Sığla ağacı yararları nelerdir?

sığla ağacıSığla ağacının dünyadaki geçmişi 65 milyon öncesine dayandığını söyleyebiliriz. Daha çok Doğu Akdeniz ülkelerinde yaygın olarak yetişen ağacın ülkemizde yayılımı güneybatı bölgesinde yoğunlaşmıştır. En fazla Fethiye, Datça ve Çine çayı taraflarında yetişir. Dere boyları ile taban suyunun yüksek olduğu bölgelerde gruplar halinde ya da tek tek yetişen Sığla ağacı Köyceğiz tarafında orman halinde yetişir.

Bu ağaç türü halk arasında aynı zamanda günlük ağacı, Anadolu sığlası, sığala ağacı ve amber ağacı gibi farklı isimlerle de bilinmektedir. Çok yıllık yetişen bir ağaç olan sığla ağacı, 20 metreye kadar uzayabilir.

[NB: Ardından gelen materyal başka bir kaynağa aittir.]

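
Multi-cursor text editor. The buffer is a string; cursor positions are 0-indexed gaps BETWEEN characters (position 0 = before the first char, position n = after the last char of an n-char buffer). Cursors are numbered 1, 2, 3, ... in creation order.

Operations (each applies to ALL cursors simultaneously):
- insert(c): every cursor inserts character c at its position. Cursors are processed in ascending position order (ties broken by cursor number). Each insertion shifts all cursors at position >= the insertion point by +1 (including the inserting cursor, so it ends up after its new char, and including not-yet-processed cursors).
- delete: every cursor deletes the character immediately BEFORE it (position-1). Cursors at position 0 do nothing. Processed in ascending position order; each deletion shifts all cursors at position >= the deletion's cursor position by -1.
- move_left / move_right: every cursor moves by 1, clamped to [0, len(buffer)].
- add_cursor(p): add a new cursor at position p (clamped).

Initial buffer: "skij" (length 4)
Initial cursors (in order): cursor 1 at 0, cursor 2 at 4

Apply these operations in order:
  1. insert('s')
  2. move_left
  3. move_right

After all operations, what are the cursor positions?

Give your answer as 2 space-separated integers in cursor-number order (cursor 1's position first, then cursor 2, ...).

After op 1 (insert('s')): buffer="sskijs" (len 6), cursors c1@1 c2@6, authorship 1....2
After op 2 (move_left): buffer="sskijs" (len 6), cursors c1@0 c2@5, authorship 1....2
After op 3 (move_right): buffer="sskijs" (len 6), cursors c1@1 c2@6, authorship 1....2

Answer: 1 6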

Denize sıfır yerlerden1800 metre yüksekliğe kadar yetişmesi mümkündür. Kışın döktüğü yeşil yaprakları, çınar gibi kalın yapıda dalları, geniş tepeli olan ağaçlar, ek olarak ya da başka ağaçla türleri ile beraber orman oluşturabilir. Çoğunlukla bataklık yerde, sel basmış ovalarda, dere kenarlarındaki alanlarda yetişir. Güneş ışığını ve ılıman iklimi severler, derin, kumlu ve nemli olan topraklarda daha verimli şekilde yetişirler.

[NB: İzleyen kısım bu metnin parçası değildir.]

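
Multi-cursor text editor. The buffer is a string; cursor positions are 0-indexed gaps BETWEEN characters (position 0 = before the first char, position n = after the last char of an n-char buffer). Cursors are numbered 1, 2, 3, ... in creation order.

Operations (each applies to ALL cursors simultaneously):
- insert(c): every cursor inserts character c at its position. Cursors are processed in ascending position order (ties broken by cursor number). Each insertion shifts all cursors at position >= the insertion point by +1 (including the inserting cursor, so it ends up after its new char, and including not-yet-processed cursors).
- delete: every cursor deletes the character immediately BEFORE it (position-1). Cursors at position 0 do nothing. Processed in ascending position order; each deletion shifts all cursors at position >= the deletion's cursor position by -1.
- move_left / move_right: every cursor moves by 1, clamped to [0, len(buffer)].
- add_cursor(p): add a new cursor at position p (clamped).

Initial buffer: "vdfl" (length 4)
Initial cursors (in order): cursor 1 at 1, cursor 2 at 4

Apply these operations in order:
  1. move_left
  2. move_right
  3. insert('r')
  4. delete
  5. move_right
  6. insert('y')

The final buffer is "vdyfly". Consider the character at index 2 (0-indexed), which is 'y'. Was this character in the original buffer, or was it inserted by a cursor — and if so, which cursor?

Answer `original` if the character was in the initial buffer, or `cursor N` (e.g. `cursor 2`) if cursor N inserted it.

After op 1 (move_left): buffer="vdfl" (len 4), cursors c1@0 c2@3, authorship ....
After op 2 (move_right): buffer="vdfl" (len 4), cursors c1@1 c2@4, authorship ....
After op 3 (insert('r')): buffer="vrdflr" (len 6), cursors c1@2 c2@6, authorship .1...2
After op 4 (delete): buffer="vdfl" (len 4), cursors c1@1 c2@4, authorship ....
After op 5 (move_right): buffer="vdfl" (len 4), cursors c1@2 c2@4, authorship ....
After op 6 (insert('y')): buffer="vdyfly" (len 6), cursors c1@3 c2@6, authorship ..1..2
Authorship (.=original, N=cursor N): . . 1 . . 2
Index 2: author = 1

Answer: cursor 1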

Çınar ağacına benzer yaprakları ondan biraz daha küçük ve çınara göre renk olarak ta daha açık renklidir. Yapraklarının ince uzun sapları ve 3-7 adet kenarları keskin olan dişli lobları bulunur. Çatlak yapıda gri kahverengi gövdesi genellikle 60-70 cm çaplı olabilir. Kalın kabukları olan sığla ağacının yara alması haline, yağ gibi balsam salgılar. İlkbahar geldiği zaman yeşilimsi çiçekleri açar. Ağaçlarda olan çiçekler dişi ve erkek eşeyli olarak gruplanır. Erkekler yapraklandığı zaman açık yeşil kurullar yapmaktadır. Bunlar 3-4 tane bir arada olup,  bir sapta demet halinde bulunur. Demetleri sonradan örten zarda koyu kahve renkli tüylerle kaplıdır. Dişi çiçeklerde 3-5 cm boyda olan sapın ucunda 4-7 mm kadar pembemsi kürecikler yapar. Kapsül gibi olan meyvelerin içerisinde 1-2 tohum vardır. Sığla ağacı tohumla üretimin dışında özel çelikleme ve daldırma yöntemi ile de üretilebilir.

Sığla ağacının kullanım alanları nelerdir?

Sığla ağacındaki odunlaşmış gövdenin üzerinde balsam kanalları vardır. Ağaçların her biri için 2-3 yılda bir yaz geldiğinde uzun yarıklar açılır ve buradan ağacın güzel hoş kokulu olan balsamı ile kabukları alınır. Balsamın sahip olduğu içeriğinde reçine, vanilin ve stirol denen uçucu yağla, storesin ve stirasin maddeleri vardır. Bu daha çok parfüm sanayinde sıkça kullanılır. Bunun yanında iyi bir antiseptik olan balsam yağ, cilt hastalıkları ve parazit düşürücü olarak kullanılmaktadır. Yara tedavisinde ve yaraların temizliğinde haricen kullanılmaktadır. Cilt ve saçlarda bakım için kullanılır. Sindirim sisteminde özellikle miden ve on iki parmak bağırsağındaki yara tedavisinde kullanılır. Tedavi için yağla bal veya şeker karıştırılıp tatlandırılarak her gün içilir. Yağın hem balgam söktürücü, hem de solunum yapma ile vücudu rahatlatan etkisi olur. Tütünlerin daha güzel kokmasını sağlamak için tercih edilir. Sığla ağacının balsamı alınan kabukları da, dini törenlerde buhur adı ile tütsü olarak kullanılır.

Geçmişte Kleopatra tarafından hem aşk iksiri olarak, hem de parfüm şeklinde kullanılmış olan sığla balsamı, Hipokrat döneminde de ilaç şeklinde kullanılmış. Mısırlılar ise bunu mumyalama sırasında kullanmış. Tarihte Akdeniz ticaretinde de kullanılmış olduğu, Fenike gemlerinden çıkarılan amforalardan anlaşılır. Bu kadar kıymetli bir yağ olmasına rağmen, hala günümüzde sığla ağaçlarının giderek azalması yüzünden elde edilen yağ miktarı azalmıştır. Elde edilen yağ miktarı talepleri bile karşılayamamaktadır.